The team used quantitative polymerase chain reaction (qPCR) analysis to identify foreign genetic material within food samples. Of the 65 products tested, 21 contained GM ingredients, including some that were labelled ‘GM free’.

In response to the CSE study, the Food Safety and Standards Authority of India (FSSAI) stated that the process to draft new regulations on sale, safety assessment, labelling and import of GM foods is underway. It did not indicate when these regulations would be finalised.

While the World Health Organization and other major health bodies consider most GM food safe for consumption, many consumers are wary of the technology and desire labelling to enable them to make personal choices about what they eat. The only GM crop allowed to be grown in India is cotton, which appears in food as cottonseed oil. However, imported products or those with imported ingredients can also include GM ingredients from crops like soya, rapeseed and maize.

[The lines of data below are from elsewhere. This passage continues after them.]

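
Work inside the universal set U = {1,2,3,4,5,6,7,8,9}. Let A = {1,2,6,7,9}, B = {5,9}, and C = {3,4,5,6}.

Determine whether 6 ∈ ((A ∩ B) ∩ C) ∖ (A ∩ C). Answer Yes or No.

No

6 ∈ A and 6 ∉ B, so 6 ∉ A ∩ B
6 ∉ (A ∩ B) and 6 ∈ C, so 6 ∉ (A ∩ B) ∩ C
6 ∈ A and 6 ∈ C, so 6 ∈ A ∩ C
6 ∉ ((A ∩ B) ∩ C) and 6 ∈ (A ∩ C), so 6 ∉ ((A ∩ B) ∩ C) ∖ (A ∩ C)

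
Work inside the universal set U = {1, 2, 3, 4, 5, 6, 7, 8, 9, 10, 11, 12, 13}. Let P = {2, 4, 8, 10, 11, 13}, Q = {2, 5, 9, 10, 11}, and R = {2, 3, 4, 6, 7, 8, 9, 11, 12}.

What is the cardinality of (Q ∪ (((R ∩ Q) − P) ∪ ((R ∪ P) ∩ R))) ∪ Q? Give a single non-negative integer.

R ∩ Q = {2, 9, 11}
(R ∩ Q) − P = {9}
R ∪ P = {2, 3, 4, 6, 7, 8, 9, 10, 11, 12, 13}
(R ∪ P) ∩ R = {2, 3, 4, 6, 7, 8, 9, 11, 12}
((R ∩ Q) − P) ∪ ((R ∪ P) ∩ R) = {2, 3, 4, 6, 7, 8, 9, 11, 12}
Q ∪ (((R ∩ Q) − P) ∪ ((R ∪ P) ∩ R)) = {2, 3, 4, 5, 6, 7, 8, 9, 10, 11, 12}
(Q ∪ (((R ∩ Q) − P) ∪ ((R ∪ P) ∩ R))) ∪ Q = {2, 3, 4, 5, 6, 7, 8, 9, 10, 11, 12}
|(Q ∪ (((R ∩ Q) − P) ∪ ((R ∪ P) ∩ R))) ∪ Q| = 11

11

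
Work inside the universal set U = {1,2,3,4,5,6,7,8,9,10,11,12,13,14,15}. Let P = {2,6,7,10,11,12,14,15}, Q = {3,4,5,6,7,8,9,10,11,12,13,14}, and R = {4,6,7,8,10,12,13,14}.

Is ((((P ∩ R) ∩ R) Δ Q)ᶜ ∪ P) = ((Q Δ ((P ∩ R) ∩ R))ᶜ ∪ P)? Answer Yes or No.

Yes

P ∩ R = {6,7,10,12,14}
(P ∩ R) ∩ R = {6,7,10,12,14}
((P ∩ R) ∩ R) Δ Q = {3,4,5,8,9,11,13}
(((P ∩ R) ∩ R) Δ Q)ᶜ = {1,2,6,7,10,12,14,15}
(((P ∩ R) ∩ R) Δ Q)ᶜ ∪ P = {1,2,6,7,10,11,12,14,15}
Q Δ ((P ∩ R) ∩ R) = {3,4,5,8,9,11,13}
(Q Δ ((P ∩ R) ∩ R))ᶜ = {1,2,6,7,10,12,14,15}
(Q Δ ((P ∩ R) ∩ R))ᶜ ∪ P = {1,2,6,7,10,11,12,14,15}
Both equal {1,2,6,7,10,11,12,14,15}, so (((P ∩ R) ∩ R) Δ Q)ᶜ ∪ P = (Q Δ ((P ∩ R) ∩ R))ᶜ ∪ P.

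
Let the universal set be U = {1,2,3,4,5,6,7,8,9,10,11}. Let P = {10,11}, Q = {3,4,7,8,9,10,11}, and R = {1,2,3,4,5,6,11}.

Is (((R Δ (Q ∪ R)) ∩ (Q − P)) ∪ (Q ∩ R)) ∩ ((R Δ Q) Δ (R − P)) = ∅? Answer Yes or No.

Q ∪ R = {1,2,3,4,5,6,7,8,9,10,11}
R Δ (Q ∪ R) = {7,8,9,10}
Q − P = {3,4,7,8,9}
(R Δ (Q ∪ R)) ∩ (Q − P) = {7,8,9}
Q ∩ R = {3,4,11}
((R Δ (Q ∪ R)) ∩ (Q − P)) ∪ (Q ∩ R) = {3,4,7,8,9,11}
R Δ Q = {1,2,5,6,7,8,9,10}
R − P = {1,2,3,4,5,6}
(R Δ Q) Δ (R − P) = {3,4,7,8,9,10}
3 lies in both, so they are not disjoint.

No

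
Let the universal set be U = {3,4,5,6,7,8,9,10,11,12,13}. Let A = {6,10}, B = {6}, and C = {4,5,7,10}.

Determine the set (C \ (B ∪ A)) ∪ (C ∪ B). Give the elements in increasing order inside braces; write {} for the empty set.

B ∪ A = {6,10}
C \ (B ∪ A) = {4,5,7}
C ∪ B = {4,5,6,7,10}
(C \ (B ∪ A)) ∪ (C ∪ B) = {4,5,6,7,10}

{4,5,6,7,10}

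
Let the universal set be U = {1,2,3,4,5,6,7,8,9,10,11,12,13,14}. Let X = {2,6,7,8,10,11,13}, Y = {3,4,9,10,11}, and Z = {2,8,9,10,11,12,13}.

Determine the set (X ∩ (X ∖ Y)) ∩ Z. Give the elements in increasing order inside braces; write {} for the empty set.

{2,8,13}

X ∖ Y = {2,6,7,8,13}
X ∩ (X ∖ Y) = {2,6,7,8,13}
(X ∩ (X ∖ Y)) ∩ Z = {2,8,13}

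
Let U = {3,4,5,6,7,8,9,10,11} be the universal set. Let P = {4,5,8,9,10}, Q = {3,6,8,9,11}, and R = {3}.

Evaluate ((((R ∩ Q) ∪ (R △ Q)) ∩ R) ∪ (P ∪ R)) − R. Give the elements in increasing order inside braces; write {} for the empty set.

R ∩ Q = {3}
R △ Q = {6,8,9,11}
(R ∩ Q) ∪ (R △ Q) = {3,6,8,9,11}
((R ∩ Q) ∪ (R △ Q)) ∩ R = {3}
P ∪ R = {3,4,5,8,9,10}
(((R ∩ Q) ∪ (R △ Q)) ∩ R) ∪ (P ∪ R) = {3,4,5,8,9,10}
((((R ∩ Q) ∪ (R △ Q)) ∩ R) ∪ (P ∪ R)) − R = {4,5,8,9,10}

{4,5,8,9,10}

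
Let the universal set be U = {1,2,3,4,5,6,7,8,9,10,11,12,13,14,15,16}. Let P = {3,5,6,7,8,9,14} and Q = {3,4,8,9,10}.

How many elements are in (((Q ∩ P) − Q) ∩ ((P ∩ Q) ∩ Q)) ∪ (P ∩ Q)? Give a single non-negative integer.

3

Q ∩ P = {3,8,9}
(Q ∩ P) − Q = {}
P ∩ Q = {3,8,9}
(P ∩ Q) ∩ Q = {3,8,9}
((Q ∩ P) − Q) ∩ ((P ∩ Q) ∩ Q) = {}
(((Q ∩ P) − Q) ∩ ((P ∩ Q) ∩ Q)) ∪ (P ∩ Q) = {3,8,9}
|(((Q ∩ P) − Q) ∩ ((P ∩ Q) ∩ Q)) ∪ (P ∩ Q)| = 3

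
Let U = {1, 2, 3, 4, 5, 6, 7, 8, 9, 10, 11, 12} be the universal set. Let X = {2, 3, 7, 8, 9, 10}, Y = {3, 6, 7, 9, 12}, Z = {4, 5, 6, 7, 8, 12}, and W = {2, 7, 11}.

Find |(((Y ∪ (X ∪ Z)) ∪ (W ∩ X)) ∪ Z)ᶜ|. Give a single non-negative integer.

2

X ∪ Z = {2, 3, 4, 5, 6, 7, 8, 9, 10, 12}
Y ∪ (X ∪ Z) = {2, 3, 4, 5, 6, 7, 8, 9, 10, 12}
W ∩ X = {2, 7}
(Y ∪ (X ∪ Z)) ∪ (W ∩ X) = {2, 3, 4, 5, 6, 7, 8, 9, 10, 12}
((Y ∪ (X ∪ Z)) ∪ (W ∩ X)) ∪ Z = {2, 3, 4, 5, 6, 7, 8, 9, 10, 12}
(((Y ∪ (X ∪ Z)) ∪ (W ∩ X)) ∪ Z)ᶜ = {1, 11}
|(((Y ∪ (X ∪ Z)) ∪ (W ∩ X)) ∪ Z)ᶜ| = 2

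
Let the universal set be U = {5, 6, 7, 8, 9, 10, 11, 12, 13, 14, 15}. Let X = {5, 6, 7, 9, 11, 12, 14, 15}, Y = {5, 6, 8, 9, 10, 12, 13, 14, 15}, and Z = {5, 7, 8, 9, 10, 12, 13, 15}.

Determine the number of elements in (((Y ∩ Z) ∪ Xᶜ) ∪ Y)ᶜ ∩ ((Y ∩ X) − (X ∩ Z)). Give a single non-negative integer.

Y ∩ Z = {5, 8, 9, 10, 12, 13, 15}
Xᶜ = {8, 10, 13}
(Y ∩ Z) ∪ Xᶜ = {5, 8, 9, 10, 12, 13, 15}
((Y ∩ Z) ∪ Xᶜ) ∪ Y = {5, 6, 8, 9, 10, 12, 13, 14, 15}
(((Y ∩ Z) ∪ Xᶜ) ∪ Y)ᶜ = {7, 11}
Y ∩ X = {5, 6, 9, 12, 14, 15}
X ∩ Z = {5, 7, 9, 12, 15}
(Y ∩ X) − (X ∩ Z) = {6, 14}
(((Y ∩ Z) ∪ Xᶜ) ∪ Y)ᶜ ∩ ((Y ∩ X) − (X ∩ Z)) = {}
|(((Y ∩ Z) ∪ Xᶜ) ∪ Y)ᶜ ∩ ((Y ∩ X) − (X ∩ Z))| = 0

0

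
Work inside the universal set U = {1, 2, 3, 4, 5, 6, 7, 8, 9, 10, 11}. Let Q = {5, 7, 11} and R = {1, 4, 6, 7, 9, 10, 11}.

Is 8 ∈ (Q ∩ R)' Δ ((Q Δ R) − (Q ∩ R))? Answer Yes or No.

Yes

8 ∉ Q and 8 ∉ R, so 8 ∉ Q ∩ R
8 ∈ (Q ∩ R)' since 8 ∉ (Q ∩ R)
8 ∉ Q and 8 ∉ R, so 8 ∉ Q Δ R
8 ∉ Q and 8 ∉ R, so 8 ∉ Q ∩ R
8 ∉ (Q Δ R) and 8 ∉ (Q ∩ R), so 8 ∉ (Q Δ R) − (Q ∩ R)
8 ∈ (Q ∩ R)' and 8 ∉ ((Q Δ R) − (Q ∩ R)), so 8 ∈ (Q ∩ R)' Δ ((Q Δ R) − (Q ∩ R))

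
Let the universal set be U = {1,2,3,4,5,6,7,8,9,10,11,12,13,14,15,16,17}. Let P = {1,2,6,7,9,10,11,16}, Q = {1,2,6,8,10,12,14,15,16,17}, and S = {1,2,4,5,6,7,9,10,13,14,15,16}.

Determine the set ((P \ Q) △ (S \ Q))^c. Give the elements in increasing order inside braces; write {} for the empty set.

P \ Q = {7,9,11}
S \ Q = {4,5,7,9,13}
(P \ Q) △ (S \ Q) = {4,5,11,13}
((P \ Q) △ (S \ Q))^c = {1,2,3,6,7,8,9,10,12,14,15,16,17}

{1,2,3,6,7,8,9,10,12,14,15,16,17}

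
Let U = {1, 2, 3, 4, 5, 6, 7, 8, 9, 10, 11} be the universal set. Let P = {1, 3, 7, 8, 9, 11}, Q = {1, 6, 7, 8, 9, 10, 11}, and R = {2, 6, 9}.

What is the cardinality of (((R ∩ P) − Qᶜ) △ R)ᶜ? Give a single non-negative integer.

R ∩ P = {9}
Qᶜ = {2, 3, 4, 5}
(R ∩ P) − Qᶜ = {9}
((R ∩ P) − Qᶜ) △ R = {2, 6}
(((R ∩ P) − Qᶜ) △ R)ᶜ = {1, 3, 4, 5, 7, 8, 9, 10, 11}
|(((R ∩ P) − Qᶜ) △ R)ᶜ| = 9

9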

A draft food labelling law released by the FSSAI in April suggested that food products with less than 5% GM ingredients by weight will not require labelling. This is in line with permitted thresholds for many countries, including Japan and Canada, and is intended to account for unavoidable inclusion of GM material where crops are not routinely separated in global supply chains.

The CSE has contested the threshold limit. ‘We think the limit of 5% by weight of ingredients is very relaxed,’ says Sonam Taneja. She suggests that the limit should be based on the proportion of foreign DNA present, adding that products should be labelled when 1% of the DNA present from any specific crop comes from GM sources. This would be more in line with regulations in the EU and Australia.